Need to automatically book a cab 15 minutes before your meeting starts? There’s an app for that, thanks to a fresh impetus to turn Office into a platform.

Microsoft is adding new services and APIs to make it easier for developers to build add-ins that work with Office, from add-ins for software like Excel and Outlook to mining the Office Graph – including interactions that happen outside Microsoft’s own Office 365 services.
Office 2013 introduced a new kind of add-in, built using HTML and JavaScript. Now that Office is available on more devices, Microsoft CEO Satya Nadella boasted at the Build conference, those add-ins are also available on more devices .
“The same add-in goes anywhere Office does,” Nadella said, demonstrating the same SAP add-in for Excel and the same Salesforce add-in for Outlook running on Windows, in Office Online and in Office for iPad.
Add-ins for Word, Excel, Outlook and PowerPoint will work on all the Office versions, including in the new Sway application (which creates documents that are more like a web page or an app). “Sway will have the same framework and the same add-in model,” said Microsoft’s Ron Lefferts.
Apps can get access to information from your calendar, so the Uber app on your iPhone can remind you to book a car 15 minutes before your meeting starts – and automatically pick up the address of your meeting from the appointment.
“We’re opening up [Office] for your apps so that they can show up in the context of what a billion-plus users of Office do in Office, which is create stuff, get stuff done, collaborate, communicate,” said Nadella.
Some of the most interesting new services in Office, like Delve and Clutter, are built on the Office Graph; that’s the way connections and interactions between people and documents on Office 365 are analysed, with machine learning to find what’s useful and relevant. It’s how Clutter knows not to hide mail from your boss and Delve finds presentations from people you’ve been in meetings with.
The Office Graph is very new – even Microsoft’s own Delve service has only recently come out of preview – and so far there has been only a trickle of third-party applications using the graph, because it’s been hard to program against.
The new Office Graph API that Microsoft announced this week at Build makes that much simpler, and it lets you get information from more partner services, like Trello and Salesforce, as well as Microsoft Dynamics.
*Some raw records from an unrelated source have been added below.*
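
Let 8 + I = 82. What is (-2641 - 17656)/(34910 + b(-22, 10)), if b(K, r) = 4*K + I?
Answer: -20297/34896 ≈ -0.58164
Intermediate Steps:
I = 74 (I = -8 + 82 = 74)
b(K, r) = 74 + 4*K (b(K, r) = 4*K + 74 = 74 + 4*K)
(-2641 - 17656)/(34910 + b(-22, 10)) = (-2641 - 17656)/(34910 + (74 + 4*(-22))) = -20297/(34910 + (74 - 88)) = -20297/(34910 - 14) = -20297/34896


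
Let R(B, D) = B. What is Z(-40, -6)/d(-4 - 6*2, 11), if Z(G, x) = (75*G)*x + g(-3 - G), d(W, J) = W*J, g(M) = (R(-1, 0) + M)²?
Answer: -1206/11 ≈ -109.64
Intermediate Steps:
g(M) = (-1 + M)²
d(W, J) = J*W
Z(G, x) = (-4 - G)² + 75*G*x (Z(G, x) = (75*G)*x + (-1 + (-3 - G))² = 75*G*x + (-4 - G)² = (-4 - G)² + 75*G*x)
Z(-40, -6)/d(-4 - 6*2, 11) = ((4 - 40)² + 75*(-40)*(-6))/((11*(-4 - 6*2))) = ((-36)² + 18000)/((11*(-4 - 12))) = (1296 + 18000)/((11*(-16))) = 19296/(-176) = 19296*(-1/176) = -1206/11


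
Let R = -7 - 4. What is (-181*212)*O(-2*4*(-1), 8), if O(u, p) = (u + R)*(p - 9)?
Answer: -115116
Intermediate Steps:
R = -11
O(u, p) = (-11 + u)*(-9 + p) (O(u, p) = (u - 11)*(p - 9) = (-11 + u)*(-9 + p))
(-181*212)*O(-2*4*(-1), 8) = (-181*212)*(99 - 11*8 - 9*(-2*4)*(-1) + 8*(-2*4*(-1))) = -38372*(99 - 88 - (-72)*(-1) + 8*(-8*(-1))) = -38372*(99 - 88 - 9*8 + 8*8) = -38372*(99 - 88 - 72 + 64) = -38372*3 = -115116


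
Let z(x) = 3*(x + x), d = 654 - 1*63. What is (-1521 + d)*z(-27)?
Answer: 150660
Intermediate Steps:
d = 591 (d = 654 - 63 = 591)
z(x) = 6*x (z(x) = 3*(2*x) = 6*x)
(-1521 + d)*z(-27) = (-1521 + 591)*(6*(-27)) = -930*(-162) = 150660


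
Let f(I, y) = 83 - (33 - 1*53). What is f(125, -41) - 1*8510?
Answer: -8407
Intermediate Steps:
f(I, y) = 103 (f(I, y) = 83 - (33 - 53) = 83 - 1*(-20) = 83 + 20 = 103)
f(125, -41) - 1*8510 = 103 - 1*8510 = 103 - 8510 = -8407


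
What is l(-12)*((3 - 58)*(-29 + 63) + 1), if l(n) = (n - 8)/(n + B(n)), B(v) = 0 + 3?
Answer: -12460/3 ≈ -4153.3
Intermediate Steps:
B(v) = 3
l(n) = (-8 + n)/(3 + n) (l(n) = (n - 8)/(n + 3) = (-8 + n)/(3 + n))
l(-12)*((3 - 58)*(-29 + 63) + 1) = ((-8 - 12)/(3 - 12))*((3 - 58)*(-29 + 63) + 1) = (-20/(-9))*(-55*34 + 1) = (-⅑*(-20))*(-1870 + 1) = (20/9)*(-1869) = -12460/3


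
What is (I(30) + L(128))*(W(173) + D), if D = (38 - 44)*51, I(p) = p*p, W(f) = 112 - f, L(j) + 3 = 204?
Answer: -404067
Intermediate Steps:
L(j) = 201 (L(j) = -3 + 204 = 201)
I(p) = p**2
D = -306 (D = -6*51 = -306)
(I(30) + L(128))*(W(173) + D) = (30**2 + 201)*((112 - 1*173) - 306) = (900 + 201)*((112 - 173) - 306) = 1101*(-61 - 306) = 1101*(-367) = -404067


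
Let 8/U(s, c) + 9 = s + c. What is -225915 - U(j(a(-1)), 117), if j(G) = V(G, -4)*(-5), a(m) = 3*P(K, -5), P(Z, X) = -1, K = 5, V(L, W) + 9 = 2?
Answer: -32305853/143 ≈ -2.2592e+5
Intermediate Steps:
V(L, W) = -7 (V(L, W) = -9 + 2 = -7)
a(m) = -3 (a(m) = 3*(-1) = -3)
j(G) = 35 (j(G) = -7*(-5) = 35)
U(s, c) = 8/(-9 + c + s) (U(s, c) = 8/(-9 + (s + c)) = 8/(-9 + (c + s)) = 8/(-9 + c + s))
-225915 - U(j(a(-1)), 117) = -225915 - 8/(-9 + 117 + 35) = -225915 - 8/143 = -32305853/143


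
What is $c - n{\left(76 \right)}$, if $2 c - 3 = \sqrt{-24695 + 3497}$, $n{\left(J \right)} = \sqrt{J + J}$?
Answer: $\frac{3}{2} - 2 \sqrt{38} + \frac{i \sqrt{21198}}{2} \approx -10.829 + 72.798 i$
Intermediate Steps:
$n{\left(J \right)} = \sqrt{2} \sqrt{J}$ ($n{\left(J \right)} = \sqrt{2 J} = \sqrt{2} \sqrt{J}$)
$c = \frac{3}{2} + \frac{i \sqrt{21198}}{2}$ ($c = \frac{3}{2} + \frac{\sqrt{-24695 + 3497}}{2} = \frac{3}{2} + \frac{\sqrt{-21198}}{2} = \frac{3}{2} + \frac{i \sqrt{21198}}{2} \approx 1.5 + 72.798 i$)
$c - n{\left(76 \right)} = \left(\frac{3}{2} + \frac{i \sqrt{21198}}{2}\right) - \sqrt{2} \sqrt{76} = \left(\frac{3}{2} + \frac{i \sqrt{21198}}{2}\right) - \sqrt{2} \cdot 2 \sqrt{19} = \left(\frac{3}{2} + \frac{i \sqrt{21198}}{2}\right) - 2 \sqrt{38} = \frac{3}{2} - 2 \sqrt{38} + \frac{i \sqrt{21198}}{2}$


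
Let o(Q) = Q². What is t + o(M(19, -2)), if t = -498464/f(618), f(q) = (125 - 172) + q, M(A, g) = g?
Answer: -496180/571 ≈ -868.97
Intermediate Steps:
f(q) = -47 + q
t = -498464/571 (t = -498464/(-47 + 618) = -498464/571 ≈ -872.97)
t + o(M(19, -2)) = -498464/571 + (-2)² = -498464/571 + 4 = -496180/571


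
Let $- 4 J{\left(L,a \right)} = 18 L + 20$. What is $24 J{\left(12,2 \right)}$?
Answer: $-1416$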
These show up in the Delve service as cards, as well as standard Office 365 concepts like appointments in the calendar or members of Office Groups.
Developers can have information from their own services show up in Delve, or they can use the Office Graph from apps they build in Azure Logic Apps, where they can connect to them alongside services like Twilio and Salesforce.
So an app could detect when a sales opportunity in Salesforce is showing up in emails or Yammer discussions and Word documents.
In the future Microsoft plans to let developers extend the graph with their own schemas and custom data that they can add in to have the Office Graph analyse.
There are simple programming concepts, like the ‘Me token’ which lets you get information for the currently logged in user. And the patterns for accessing information are also familiar to developers; it’s a REST API so developers put /EVENTS on the end of an API to retrieve appointments.
Microsoft also announced a Web SDK for Skype, so that apps can include presence information for Skype users, and let you include video calls, chat and messaging inside your app, using the Skype service.